The Glass Hotel felt like two different books mashed together…and I wish Mandel had focused solely on the story involving the Ponzi scheme.
While bartending at the upscale Hotel Caiette, Vincent meets the hotel’s owner (Jonathan Alkaitis), leading to a life with him that ends with Vincent disappearing from a container ship 13 years after the unraveling of a Ponzi scheme.
Why I Read The Glass Hotel
The Glass Hotel‘s plot seemed outrageous, but I was going to read it regardless because I loved Station Eleven (my review) so much. Also, Annie Jones (my #1 book recommendation source) rated it 5 stars.
Guilt, Wealth, Life Choices
What I Liked
- The overall plot was interesting and I wanted to know what was going to happen.
- This novel felt like two books mashed together in a bookend-style arrangement. A story about Vincent and her life comprised the beginning and end (the bookends), while a story about the unraveling of a Ponzi scheme (inspired by the Bernie Madoff scandal) made up the middle. I was fascinated with this part of the story because I loved the focus on each of the brokerage firm’s employee’s reactions to the possibility of discovery.
- The Ponzi scheme segment was told from a collective perspective (like The Mothers and We Wish You Luck) with the “collective” being the brokerage firm’s employees, excluding the CEO. I’ve loved this narration device lately and think it gives a dramatic incident a mysterious and speculative feel that adds intrigue to the overall story.
What I Didn’t Like
- I was somewhat confused by the entire book. It’s disjointed and includes too many disparate characters and storylines that don’t add much to the whole. I had trouble coming up with the “Major Themes” section of this post and I don’t think it’s a good sign when a reader is stumped as to what a book they just read was about.
- I would’ve DNF’d this in the first 10% if it hadn’t been written by Mandel.

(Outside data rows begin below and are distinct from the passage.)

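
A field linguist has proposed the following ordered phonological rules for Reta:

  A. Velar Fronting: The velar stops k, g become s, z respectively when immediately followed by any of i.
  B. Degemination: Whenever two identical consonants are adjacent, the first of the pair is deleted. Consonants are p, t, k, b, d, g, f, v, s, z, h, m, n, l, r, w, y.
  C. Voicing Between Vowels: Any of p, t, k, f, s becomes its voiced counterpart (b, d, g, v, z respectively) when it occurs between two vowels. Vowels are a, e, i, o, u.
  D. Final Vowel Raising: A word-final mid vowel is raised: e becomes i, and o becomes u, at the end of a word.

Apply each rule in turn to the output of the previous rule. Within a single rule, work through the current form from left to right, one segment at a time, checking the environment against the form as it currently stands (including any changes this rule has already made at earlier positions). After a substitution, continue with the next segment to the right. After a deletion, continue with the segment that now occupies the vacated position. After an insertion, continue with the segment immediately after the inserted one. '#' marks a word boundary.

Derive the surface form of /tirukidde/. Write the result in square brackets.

[tiruzidi]

A Velar Fronting: [tirukidde] → [tirusidde]
B Degemination: [tirusidde] → [tiruside]
C Voicing Between Vowels: [tiruside] → [tiruzide]
D Final Vowel Raising: [tiruzide] → [tiruzidi]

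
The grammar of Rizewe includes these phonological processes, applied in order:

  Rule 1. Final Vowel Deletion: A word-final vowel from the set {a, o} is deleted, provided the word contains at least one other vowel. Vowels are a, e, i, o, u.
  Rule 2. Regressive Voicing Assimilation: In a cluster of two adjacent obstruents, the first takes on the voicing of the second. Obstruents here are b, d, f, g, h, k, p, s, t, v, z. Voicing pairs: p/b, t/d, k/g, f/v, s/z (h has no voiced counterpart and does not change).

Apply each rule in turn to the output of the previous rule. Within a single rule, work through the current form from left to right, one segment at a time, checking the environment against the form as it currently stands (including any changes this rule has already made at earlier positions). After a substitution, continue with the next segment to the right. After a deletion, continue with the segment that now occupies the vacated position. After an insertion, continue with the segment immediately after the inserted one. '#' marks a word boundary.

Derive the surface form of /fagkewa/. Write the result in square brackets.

Rule 1 Final Vowel Deletion: [fagkewa] → [fagkew]
Rule 2 Regressive Voicing Assimilation: [fagkew] → [fakkew]

[fakkew]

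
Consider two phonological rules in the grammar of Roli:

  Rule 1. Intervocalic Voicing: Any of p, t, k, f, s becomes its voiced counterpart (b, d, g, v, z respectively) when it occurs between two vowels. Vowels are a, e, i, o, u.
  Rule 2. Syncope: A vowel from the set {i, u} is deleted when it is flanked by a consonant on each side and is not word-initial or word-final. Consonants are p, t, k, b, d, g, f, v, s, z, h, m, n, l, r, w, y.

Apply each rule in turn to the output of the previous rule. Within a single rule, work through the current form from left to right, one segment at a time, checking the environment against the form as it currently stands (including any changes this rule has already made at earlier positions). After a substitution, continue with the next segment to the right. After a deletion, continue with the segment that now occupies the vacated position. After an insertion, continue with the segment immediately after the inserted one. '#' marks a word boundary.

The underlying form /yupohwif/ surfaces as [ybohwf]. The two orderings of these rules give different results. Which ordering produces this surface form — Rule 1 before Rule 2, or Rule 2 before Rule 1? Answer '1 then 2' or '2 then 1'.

1 then 2

Order 1 then 2:
  1 Intervocalic Voicing: [yupohwif] → [yubohwif]
  2 Syncope: [yubohwif] → [ybohwf]
  result: [ybohwf]
Order 2 then 1:
  2 Syncope: [yupohwif] → [ypohwf]
  1 Intervocalic Voicing: no change — [ypohwf]
  result: [ypohwf]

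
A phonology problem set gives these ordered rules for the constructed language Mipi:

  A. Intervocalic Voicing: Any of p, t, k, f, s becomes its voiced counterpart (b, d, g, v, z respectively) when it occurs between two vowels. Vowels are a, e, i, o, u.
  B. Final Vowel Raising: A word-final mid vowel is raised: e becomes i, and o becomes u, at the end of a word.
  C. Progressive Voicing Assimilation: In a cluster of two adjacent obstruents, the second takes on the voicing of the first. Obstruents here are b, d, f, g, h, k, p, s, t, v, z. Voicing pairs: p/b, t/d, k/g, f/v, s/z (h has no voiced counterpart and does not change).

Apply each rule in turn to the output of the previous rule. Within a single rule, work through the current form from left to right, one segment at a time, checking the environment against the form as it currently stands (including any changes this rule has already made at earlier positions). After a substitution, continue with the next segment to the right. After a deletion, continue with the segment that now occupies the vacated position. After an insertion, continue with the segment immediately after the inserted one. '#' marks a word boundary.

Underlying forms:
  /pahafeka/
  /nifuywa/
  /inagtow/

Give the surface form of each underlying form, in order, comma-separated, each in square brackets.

/pahafeka/:
  A Intervocalic Voicing: [pahafeka] → [pahavega]
  B Final Vowel Raising: no change — [pahavega]
  C Progressive Voicing Assimilation: no change — [pahavega]
/nifuywa/:
  A Intervocalic Voicing: [nifuywa] → [nivuywa]
  B Final Vowel Raising: no change — [nivuywa]
  C Progressive Voicing Assimilation: no change — [nivuywa]
/inagtow/:
  A Intervocalic Voicing: no change — [inagtow]
  B Final Vowel Raising: no change — [inagtow]
  C Progressive Voicing Assimilation: [inagtow] → [inagdow]

[pahavega], [nivuywa], [inagdow]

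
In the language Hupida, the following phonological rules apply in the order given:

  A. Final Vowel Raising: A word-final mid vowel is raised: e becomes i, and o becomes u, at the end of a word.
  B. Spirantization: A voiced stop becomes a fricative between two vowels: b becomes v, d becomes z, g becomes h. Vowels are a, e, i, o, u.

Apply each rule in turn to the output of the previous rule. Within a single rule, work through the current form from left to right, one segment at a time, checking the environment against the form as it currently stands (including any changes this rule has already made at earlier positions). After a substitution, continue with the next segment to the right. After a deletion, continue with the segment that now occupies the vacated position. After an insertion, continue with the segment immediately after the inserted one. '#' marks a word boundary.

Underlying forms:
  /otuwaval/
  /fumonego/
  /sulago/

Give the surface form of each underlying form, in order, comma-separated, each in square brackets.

[otuwaval], [fumonehu], [sulahu]

/otuwaval/:
  A Final Vowel Raising: no change — [otuwaval]
  B Spirantization: no change — [otuwaval]
/fumonego/:
  A Final Vowel Raising: [fumonego] → [fumonegu]
  B Spirantization: [fumonegu] → [fumonehu]
/sulago/:
  A Final Vowel Raising: [sulago] → [sulagu]
  B Spirantization: [sulagu] → [sulahu]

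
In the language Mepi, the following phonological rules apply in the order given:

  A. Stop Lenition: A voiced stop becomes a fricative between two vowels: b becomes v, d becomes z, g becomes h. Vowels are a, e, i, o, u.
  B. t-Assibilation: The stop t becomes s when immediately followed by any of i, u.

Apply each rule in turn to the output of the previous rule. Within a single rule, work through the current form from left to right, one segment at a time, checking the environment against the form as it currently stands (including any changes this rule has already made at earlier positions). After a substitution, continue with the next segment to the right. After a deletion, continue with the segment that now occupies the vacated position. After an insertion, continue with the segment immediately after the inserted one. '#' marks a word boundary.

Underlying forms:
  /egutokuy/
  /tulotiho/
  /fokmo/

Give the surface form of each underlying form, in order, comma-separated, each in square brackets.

/egutokuy/:
  A Stop Lenition: [egutokuy] → [ehutokuy]
  B t-Assibilation: no change — [ehutokuy]
/tulotiho/:
  A Stop Lenition: no change — [tulotiho]
  B t-Assibilation: [tulotiho] → [sulosiho]
/fokmo/:
  A Stop Lenition: no change — [fokmo]
  B t-Assibilation: no change — [fokmo]

[ehutokuy], [sulosiho], [fokmo]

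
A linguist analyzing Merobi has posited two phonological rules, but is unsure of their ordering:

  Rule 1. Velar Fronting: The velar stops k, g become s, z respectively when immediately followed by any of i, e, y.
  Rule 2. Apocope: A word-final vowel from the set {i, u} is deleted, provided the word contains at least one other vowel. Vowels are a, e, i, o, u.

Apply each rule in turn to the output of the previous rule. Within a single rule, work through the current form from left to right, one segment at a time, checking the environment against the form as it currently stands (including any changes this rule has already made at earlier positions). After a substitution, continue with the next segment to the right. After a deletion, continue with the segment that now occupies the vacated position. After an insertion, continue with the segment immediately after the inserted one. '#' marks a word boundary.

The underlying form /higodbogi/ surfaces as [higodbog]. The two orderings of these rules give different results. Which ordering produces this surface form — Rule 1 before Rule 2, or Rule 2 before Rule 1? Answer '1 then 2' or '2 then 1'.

2 then 1

Order 1 then 2:
  1 Velar Fronting: [higodbogi] → [higodbozi]
  2 Apocope: [higodbozi] → [higodboz]
  result: [higodboz]
Order 2 then 1:
  2 Apocope: [higodbogi] → [higodbog]
  1 Velar Fronting: no change — [higodbog]
  result: [higodbog]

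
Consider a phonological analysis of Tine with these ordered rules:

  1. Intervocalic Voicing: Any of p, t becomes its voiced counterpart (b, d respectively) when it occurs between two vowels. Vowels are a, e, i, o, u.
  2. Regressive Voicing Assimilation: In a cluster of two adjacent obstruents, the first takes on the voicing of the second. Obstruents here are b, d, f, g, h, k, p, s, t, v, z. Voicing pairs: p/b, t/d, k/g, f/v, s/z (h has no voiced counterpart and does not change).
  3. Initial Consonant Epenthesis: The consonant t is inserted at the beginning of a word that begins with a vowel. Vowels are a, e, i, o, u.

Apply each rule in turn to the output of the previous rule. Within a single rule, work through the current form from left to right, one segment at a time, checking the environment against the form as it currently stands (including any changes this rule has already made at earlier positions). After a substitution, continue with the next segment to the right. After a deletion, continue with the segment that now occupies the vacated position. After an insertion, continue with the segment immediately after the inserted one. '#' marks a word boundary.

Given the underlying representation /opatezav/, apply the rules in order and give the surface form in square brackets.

1 Intervocalic Voicing: [opatezav] → [obadezav]
2 Regressive Voicing Assimilation: no change — [obadezav]
3 Initial Consonant Epenthesis: [obadezav] → [tobadezav]

[tobadezav]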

- Back in November, I was a guest on the Currently Reading podcast and I talked about a particular book that I wished had actually been a different book than the one that was written (After the Flood). I feel the same about The Glass Hotel. Instead of a book driven by Vincent’s story, I wish Mandel had written a book about the fallout of the Ponzi scheme from the perspective of the people who were caught up in the wreckage (and Vincent could’ve been one of those people). I would’ve loved more backstory about the brokerage firm employees. Instead of leading with Vincent’s story and building out from there, I wish she’d led with the Ponzi scheme and built out the surrounding players.
- There is a coldness to the main characters. I didn’t feel much for Vincent even though I should’ve been rooting for her. Because I didn’t care much about Vincent, I thought the ending was lackluster…since it hinges on figuring out what happened to Vincent on the container ship.
- I was left thinking “what was the point?”
A Defining Quote
We had crossed a line, that much was obvious, but it was difficult to say later exactly where that line had been. Or perhaps we’d all had different lines, or crossed the same line at different times.
Good for People Who Like…
Plot driven books, bizarre / odd stories
Other Books You May Like
I really can’t think of any comparable titles!